A tumour the size of a satsuma
I had a tumour the size of a satsuma sitting on the meninges at the back of my brain – scared didn’t even come near the feelings I had! In fact, I think I went into "this isn’t really happening to me" mode as I asked the Neurologist if I would have to go into hospital!
The hospital became my second home. My first sight of people with staples in their heads filled me with horror - would this be me?
After having an angiogram where they did a “map” of the arteries in my brain, they sat me and my husband Arf down and explained the risk of my bleeding on the operation table, as a large artery was feeding the tumour.
Now here comes the Sci-fi bit – they actually "super-glued" across this artery by going up into my brain via my groin – whilst I was awake! (This is known as embolisation).
I wasn’t overly frightened because I was on a massive dose of steroids to try and shrink the tumour and anyone who has been given steroids will know they make you feel almost invincible and always starving! My one thought was, though, "what happens when the glue wears off?" Obviously I was still in the land of "not me"!
They actually "purloined" a chap from Oxford to come and do this for me – how amazing was that? And...
It worked – the tumour began to shrink.
The actual operation took place on July 8th 1998 after weeks of waiting for an Intensive Care bed for when I came round from the Op. In fact, it all went sooooo well! After over 6 hours on the operation table, the tumour was out and it was BENIGN!
Recovering from the op
I didn’t need the bed and just stayed one night in "High Dependency". After a week in hospital, I was allowed home. And then the real hard work began.
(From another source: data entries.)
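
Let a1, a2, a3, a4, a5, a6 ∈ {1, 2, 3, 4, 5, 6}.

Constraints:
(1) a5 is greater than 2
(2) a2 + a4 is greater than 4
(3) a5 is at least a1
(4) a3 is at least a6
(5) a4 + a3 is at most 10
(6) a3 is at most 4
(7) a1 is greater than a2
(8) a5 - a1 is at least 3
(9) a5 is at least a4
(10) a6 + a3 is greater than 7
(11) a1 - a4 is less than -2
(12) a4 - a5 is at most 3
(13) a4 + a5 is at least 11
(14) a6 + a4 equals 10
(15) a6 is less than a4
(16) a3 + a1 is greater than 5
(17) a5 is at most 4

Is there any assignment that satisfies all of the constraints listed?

Unsatisfiable

From constraints 4 and 6: a6 ≤ a3 ≤ 4. From constraints 9 and 17: a4 ≤ a5 ≤ 4. Hence a6 + a4 ≤ 8. But constraint 14 requires a6 + a4 = 10, and 10 > 8. Contradiction.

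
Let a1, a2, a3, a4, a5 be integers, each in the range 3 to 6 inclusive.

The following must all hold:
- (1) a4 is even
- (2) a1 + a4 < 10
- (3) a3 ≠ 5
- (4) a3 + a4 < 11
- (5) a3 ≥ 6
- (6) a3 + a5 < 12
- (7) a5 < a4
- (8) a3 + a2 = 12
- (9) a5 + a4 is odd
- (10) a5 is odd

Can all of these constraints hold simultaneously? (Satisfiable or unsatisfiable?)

Setting (a1, a2, a3, a4, a5) = (4, 6, 6, 4, 3) satisfies everything: constraint 2: a1 + a4 = 8; constraint 4: a3 + a4 = 10; constraint 6: a3 + a5 = 9, and the others follow.

Satisfiable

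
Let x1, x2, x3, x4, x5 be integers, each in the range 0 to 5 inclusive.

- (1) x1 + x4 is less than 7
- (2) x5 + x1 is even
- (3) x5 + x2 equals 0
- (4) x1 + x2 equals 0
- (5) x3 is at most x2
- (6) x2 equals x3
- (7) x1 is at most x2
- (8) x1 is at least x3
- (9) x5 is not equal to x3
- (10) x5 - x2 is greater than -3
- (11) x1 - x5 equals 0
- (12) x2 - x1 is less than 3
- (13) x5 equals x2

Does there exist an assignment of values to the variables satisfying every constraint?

Unsatisfiable

From constraints 6 and 13, x5 = x2 = x3, so x5 = x3. But constraint 9 says x5 ≠ x3. Contradiction.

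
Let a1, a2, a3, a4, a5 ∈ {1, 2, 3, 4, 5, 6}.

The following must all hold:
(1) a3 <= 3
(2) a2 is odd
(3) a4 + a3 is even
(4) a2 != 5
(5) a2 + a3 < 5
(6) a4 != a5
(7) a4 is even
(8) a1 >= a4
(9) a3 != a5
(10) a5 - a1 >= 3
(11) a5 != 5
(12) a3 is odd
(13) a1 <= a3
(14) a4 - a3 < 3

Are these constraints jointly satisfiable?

Constraint 7 makes a4 even and constraint 12 makes a3 odd, so a4 + a3 must be odd. Constraint 3 says a4 + a3 is even — contradiction.

Unsatisfiable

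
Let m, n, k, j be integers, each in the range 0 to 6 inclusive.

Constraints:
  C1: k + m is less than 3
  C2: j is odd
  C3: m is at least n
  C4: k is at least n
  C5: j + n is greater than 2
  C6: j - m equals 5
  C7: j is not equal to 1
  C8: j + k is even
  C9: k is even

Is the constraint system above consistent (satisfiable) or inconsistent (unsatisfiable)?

Constraint 2 makes j odd and constraint 9 makes k even, so j + k must be odd. Constraint 8 says j + k is even — contradiction.

Unsatisfiable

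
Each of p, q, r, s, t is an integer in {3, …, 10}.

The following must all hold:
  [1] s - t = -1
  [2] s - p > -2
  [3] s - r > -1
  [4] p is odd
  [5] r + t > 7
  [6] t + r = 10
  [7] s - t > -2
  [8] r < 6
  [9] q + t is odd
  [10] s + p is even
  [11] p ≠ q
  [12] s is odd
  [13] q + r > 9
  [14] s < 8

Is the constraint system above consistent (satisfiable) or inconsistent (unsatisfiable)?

Try p = 5, q = 7, r = 4, s = 5, t = 6.
Check constraint 1: s - t = -1; constraint 2: s - p = 0. The remaining constraints are straightforward to verify.

Satisfiable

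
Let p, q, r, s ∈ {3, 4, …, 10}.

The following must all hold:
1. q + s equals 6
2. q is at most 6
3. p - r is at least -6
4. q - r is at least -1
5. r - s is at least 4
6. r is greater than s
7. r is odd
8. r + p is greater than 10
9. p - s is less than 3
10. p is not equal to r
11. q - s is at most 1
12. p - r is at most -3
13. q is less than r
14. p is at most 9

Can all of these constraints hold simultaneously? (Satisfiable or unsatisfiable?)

Constraints 4, 5, and 11 give q − r ≥ -1, r − s ≥ 4, s − q ≥ -1.
Adding all 3 inequalities: the left sides telescope to 0, and the right sides sum to (-1) + 4 + (-1) = 2. So 0 ≥ 2, which is false.

Unsatisfiable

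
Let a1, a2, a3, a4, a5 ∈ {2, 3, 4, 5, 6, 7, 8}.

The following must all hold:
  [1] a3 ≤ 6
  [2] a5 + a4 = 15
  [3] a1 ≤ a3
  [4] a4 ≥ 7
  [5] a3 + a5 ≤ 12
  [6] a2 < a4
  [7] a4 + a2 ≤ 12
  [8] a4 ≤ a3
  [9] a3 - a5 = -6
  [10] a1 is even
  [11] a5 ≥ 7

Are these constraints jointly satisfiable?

Unsatisfiable

From constraints 4 and 8: a3 ≥ a4 ≥ 7. From constraint 11: a5 ≥ 7. Hence a3 + a5 ≥ 14. But constraint 5 requires a3 + a5 ≤ 12, and 12 < 14. Contradiction.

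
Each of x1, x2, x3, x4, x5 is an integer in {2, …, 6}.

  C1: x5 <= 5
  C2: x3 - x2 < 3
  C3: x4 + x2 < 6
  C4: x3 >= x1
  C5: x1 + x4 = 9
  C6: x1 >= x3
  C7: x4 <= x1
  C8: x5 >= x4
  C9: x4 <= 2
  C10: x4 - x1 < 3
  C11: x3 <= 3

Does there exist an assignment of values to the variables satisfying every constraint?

Unsatisfiable

From constraints 4 and 11: x1 ≤ x3 ≤ 3. From constraints 1 and 8: x4 ≤ x5 ≤ 5. Hence x1 + x4 ≤ 8. But constraint 5 requires x1 + x4 = 9, and 9 > 8. Contradiction.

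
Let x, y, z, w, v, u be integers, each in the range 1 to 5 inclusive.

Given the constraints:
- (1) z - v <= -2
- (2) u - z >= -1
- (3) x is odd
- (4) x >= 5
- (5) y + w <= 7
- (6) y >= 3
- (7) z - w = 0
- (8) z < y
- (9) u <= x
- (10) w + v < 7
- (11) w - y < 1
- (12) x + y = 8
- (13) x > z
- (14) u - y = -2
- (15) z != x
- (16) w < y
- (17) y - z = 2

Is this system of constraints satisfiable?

Satisfiable

The assignment x = 5, y = 3, z = 1, w = 1, v = 4, u = 1 works:
  constraint 1 holds since z - v = -3.
  constraint 2 holds since u - z = 0.
The rest check out directly.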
My brain obviously swelled and I couldn’t see for a week or so; this was followed by months of learning to walk properly again and also dealing with short-term memory problems; small steps which took approximately 2 years. I was elated at how well and confident I was!
Diagnosed with MS
Then I began to have balance problems once again and had an MRI scan which proved negative so – wait for this – once again, anxiety was mentioned! But I was adamant something was wrong and after almost a year an MRI scan showed I had MS.
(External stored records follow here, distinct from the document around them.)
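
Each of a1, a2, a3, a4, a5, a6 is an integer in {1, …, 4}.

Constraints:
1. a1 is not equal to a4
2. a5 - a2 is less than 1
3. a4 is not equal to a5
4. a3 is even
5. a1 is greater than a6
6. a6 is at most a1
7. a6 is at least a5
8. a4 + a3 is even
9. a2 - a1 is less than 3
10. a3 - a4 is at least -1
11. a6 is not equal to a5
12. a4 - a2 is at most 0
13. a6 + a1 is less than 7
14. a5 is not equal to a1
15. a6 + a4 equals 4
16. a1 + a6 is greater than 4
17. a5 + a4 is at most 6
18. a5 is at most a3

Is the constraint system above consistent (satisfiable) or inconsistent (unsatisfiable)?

One satisfying assignment is a1 = 3, a2 = 3, a3 = 2, a4 = 2, a5 = 1, a6 = 2.
For the less obvious constraints — constraint 2: a5 - a2 = -2; constraint 9: a2 - a1 = 0; constraint 10: a3 - a4 = 0 — and the others hold by inspection.

Satisfiable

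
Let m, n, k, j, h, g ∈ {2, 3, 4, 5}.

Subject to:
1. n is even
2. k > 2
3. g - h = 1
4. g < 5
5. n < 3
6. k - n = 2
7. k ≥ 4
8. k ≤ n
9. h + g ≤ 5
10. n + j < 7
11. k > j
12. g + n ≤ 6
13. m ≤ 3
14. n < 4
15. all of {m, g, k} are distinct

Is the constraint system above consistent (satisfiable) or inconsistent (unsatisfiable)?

From constraints 7 and 8: n ≥ k and k ≥ 4, so n ≥ 4. From constraint 5: n ≤ 2. But 2 < 4, so no value of n works.

Unsatisfiable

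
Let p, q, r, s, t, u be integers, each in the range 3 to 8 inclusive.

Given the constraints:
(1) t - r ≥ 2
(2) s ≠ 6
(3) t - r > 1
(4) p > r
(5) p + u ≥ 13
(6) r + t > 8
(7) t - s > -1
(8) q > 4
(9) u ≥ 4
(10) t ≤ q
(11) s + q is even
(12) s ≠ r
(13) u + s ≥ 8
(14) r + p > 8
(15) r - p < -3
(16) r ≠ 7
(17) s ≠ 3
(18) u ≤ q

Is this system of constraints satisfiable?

Setting (p, q, r, s, t, u) = (7, 6, 3, 4, 6, 6) satisfies everything: constraint 1: t - r = 3; constraint 3: t - r = 3, and the others follow.

Satisfiable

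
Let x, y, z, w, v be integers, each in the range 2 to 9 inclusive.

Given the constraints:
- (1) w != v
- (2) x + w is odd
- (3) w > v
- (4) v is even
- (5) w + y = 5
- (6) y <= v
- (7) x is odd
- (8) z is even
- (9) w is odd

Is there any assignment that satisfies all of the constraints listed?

Constraint 7 makes x odd and constraint 9 makes w odd, so x + w must be even. Constraint 2 says x + w is odd — contradiction.

Unsatisfiable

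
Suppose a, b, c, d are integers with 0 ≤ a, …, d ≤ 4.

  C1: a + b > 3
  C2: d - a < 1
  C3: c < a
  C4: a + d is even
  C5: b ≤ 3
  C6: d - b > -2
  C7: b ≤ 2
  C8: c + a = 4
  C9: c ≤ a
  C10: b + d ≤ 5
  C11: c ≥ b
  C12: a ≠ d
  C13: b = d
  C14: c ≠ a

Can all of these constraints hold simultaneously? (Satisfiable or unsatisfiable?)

Setting (a, b, c, d) = (3, 1, 1, 1) satisfies everything: constraint 1: a + b = 4; constraint 2: d - a = -2, and the others follow.

Satisfiable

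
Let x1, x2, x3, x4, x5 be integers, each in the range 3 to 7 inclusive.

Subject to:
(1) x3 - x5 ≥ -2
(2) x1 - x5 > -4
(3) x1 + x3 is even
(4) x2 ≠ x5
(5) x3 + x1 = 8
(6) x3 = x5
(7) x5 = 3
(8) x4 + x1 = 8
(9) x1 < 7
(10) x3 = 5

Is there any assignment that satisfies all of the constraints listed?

Unsatisfiable

Constraint 10 fixes x3 = 5 and constraint 7 fixes x5 = 3, but constraint 6 requires x3 = x5. Since 5 ≠ 3, contradiction.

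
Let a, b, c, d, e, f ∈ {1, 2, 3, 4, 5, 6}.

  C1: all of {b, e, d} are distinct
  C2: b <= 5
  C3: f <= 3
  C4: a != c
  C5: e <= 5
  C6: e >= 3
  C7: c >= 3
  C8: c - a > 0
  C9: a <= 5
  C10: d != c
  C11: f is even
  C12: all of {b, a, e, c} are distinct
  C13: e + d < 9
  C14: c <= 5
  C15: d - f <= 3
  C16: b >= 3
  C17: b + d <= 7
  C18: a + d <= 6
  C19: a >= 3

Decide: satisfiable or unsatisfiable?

Constraints 2, 5, 6, 7, 9, 14, 16, and 19 confine each of b, a, e, c to the 3 values {3, …, 5}.
Constraint 12 requires all 4 of them to be distinct, but only 3 values are available — impossible by the pigeonhole principle.

Unsatisfiable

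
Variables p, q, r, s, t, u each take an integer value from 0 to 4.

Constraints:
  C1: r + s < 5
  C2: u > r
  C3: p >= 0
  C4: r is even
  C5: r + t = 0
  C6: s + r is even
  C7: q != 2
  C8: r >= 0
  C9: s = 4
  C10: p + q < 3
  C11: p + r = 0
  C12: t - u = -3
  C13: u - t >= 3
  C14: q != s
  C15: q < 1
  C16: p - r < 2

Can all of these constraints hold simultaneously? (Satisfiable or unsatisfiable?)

Satisfiable

One satisfying assignment is p = 0, q = 0, r = 0, s = 4, t = 0, u = 3.
For the less obvious constraints — constraint 1: r + s = 4; constraint 5: r + t = 0 — and the others hold by inspection.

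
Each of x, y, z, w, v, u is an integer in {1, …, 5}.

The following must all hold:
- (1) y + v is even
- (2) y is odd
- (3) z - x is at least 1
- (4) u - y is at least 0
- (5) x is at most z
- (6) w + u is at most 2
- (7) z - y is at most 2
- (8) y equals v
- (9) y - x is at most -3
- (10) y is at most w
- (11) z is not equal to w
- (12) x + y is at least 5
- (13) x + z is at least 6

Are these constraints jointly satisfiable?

Unsatisfiable

Constraints 3, 7, and 9 give x − y ≥ 3, y − z ≥ -2, z − x ≥ 1.
Adding all 3 inequalities: the left sides telescope to 0, and the right sides sum to 3 + (-2) + 1 = 2. So 0 ≥ 2, which is false.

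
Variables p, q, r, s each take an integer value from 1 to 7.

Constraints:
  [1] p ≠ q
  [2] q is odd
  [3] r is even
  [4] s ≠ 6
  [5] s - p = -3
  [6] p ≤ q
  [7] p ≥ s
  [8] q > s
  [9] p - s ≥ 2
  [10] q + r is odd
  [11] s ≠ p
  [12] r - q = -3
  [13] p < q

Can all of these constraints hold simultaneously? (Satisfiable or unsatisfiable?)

Setting (p, q, r, s) = (4, 5, 2, 1) satisfies everything: constraint 5: s - p = -3; constraint 9: p - s = 3; constraint 12: r - q = -3, and the others follow.

Satisfiable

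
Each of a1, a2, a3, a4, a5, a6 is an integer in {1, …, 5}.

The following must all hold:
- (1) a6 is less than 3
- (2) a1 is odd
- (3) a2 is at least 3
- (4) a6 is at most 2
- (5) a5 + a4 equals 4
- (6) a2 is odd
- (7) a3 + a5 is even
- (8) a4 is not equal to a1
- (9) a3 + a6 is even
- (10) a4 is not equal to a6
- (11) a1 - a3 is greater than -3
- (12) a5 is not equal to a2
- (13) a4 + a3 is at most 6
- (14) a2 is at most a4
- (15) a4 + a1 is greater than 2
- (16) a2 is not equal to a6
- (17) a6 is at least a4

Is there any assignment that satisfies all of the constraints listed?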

It was a cruel blow to my brain and also my soul! I became depressed because I couldn’t fight this; there was no cure; this was progressive. I thought my life was over and looked forward to days sitting in a wheelchair covered with a blanket. Then a wonderful Neuro Nurse called Wendy persuaded me to fight once again. "Use it or lose it," she said.
The challenge was back on!
It’s now been over 10 years since my diagnosis and although I am now 60+, I manage the MS well. I have a Personal Budget for Care and also for Health – I am on a small pilot scheme here in Norfolk called Personalisation, an initiative aiming for social care service users to have control over how money allocated to their care is spent.
Personalisation – the buzz word of the moment – has changed how I see myself. I chose my 2 Personal Assistants as well as how I spend the rest of my Care and Health budgets and I’ve taken part in 3 DVDs promoting Personalisation. You can find out more about Personalised Care here.
My husband Arf has been simply wonderful - everyone should have an Arf; he walks beside me, not behind nor in front but beside me. He allows me to be the best I can be.
My brain is toe-scrunchingly amazing! I respect it and nurture it. It is adaptable and can be self-healing; I am Sandie. I am unique!